KKKS yang diundang antara lain operator Blok Cepu, ExxonMobil Cepu Limited (EMCL), operator Lapangan Sukowati, Joint Operating Body Pertamina-Petrochina East Java (JOB P-PEJ), dan operator sumur Tiung Biru dan sumur tua Pertamina EP Asset IV.
“Sejauh ini, dari pantauan kami semua lapangan migas di Bojonegoro RTHnya belum ada yang memenuhi 20 persen sesuai Amdal,” ungkap Kepala DLH, Nurul Azizah, kepada Suarabanyuurip.com, Sabtu (30/9/2017).
Oleh sebab itu, pihaknya akan meminta peta dari masing-masing KKKS apakah RTH yang dilakukan sudah sesuai dengan Amdal masing-masing. Apabila belum ada yang sesuai, maka Pemerintah Kabupaten (Pemkab) Bojonegoro dengan tegas meminta semua memenuhinya.
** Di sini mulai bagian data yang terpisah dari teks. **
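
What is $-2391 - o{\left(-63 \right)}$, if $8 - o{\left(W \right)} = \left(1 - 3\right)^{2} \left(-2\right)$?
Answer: $-2407$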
“Kita lihat dulu pemaparan dari operatornya masing-masing, apakah RTH yang ada didalam maupun luar lokasi industri migasnya sudah sesuai atau belum,” tukasnya.
Nurul mengaku, suhu udara di Bojonegoro diatas rata-rata suhu di Jawa Timur, yakni antara 37-39 derajat celsius, padahal Kabupaten/Kota lainnya hanya sekira 35 derajat celsius saja.
“Tingginya suhu tersebut disebabkan banyak faktor, diantaranya kurangnya Ruang Terbuka Hijau, hutan yang gundul, dan adanya industri migas.(rien)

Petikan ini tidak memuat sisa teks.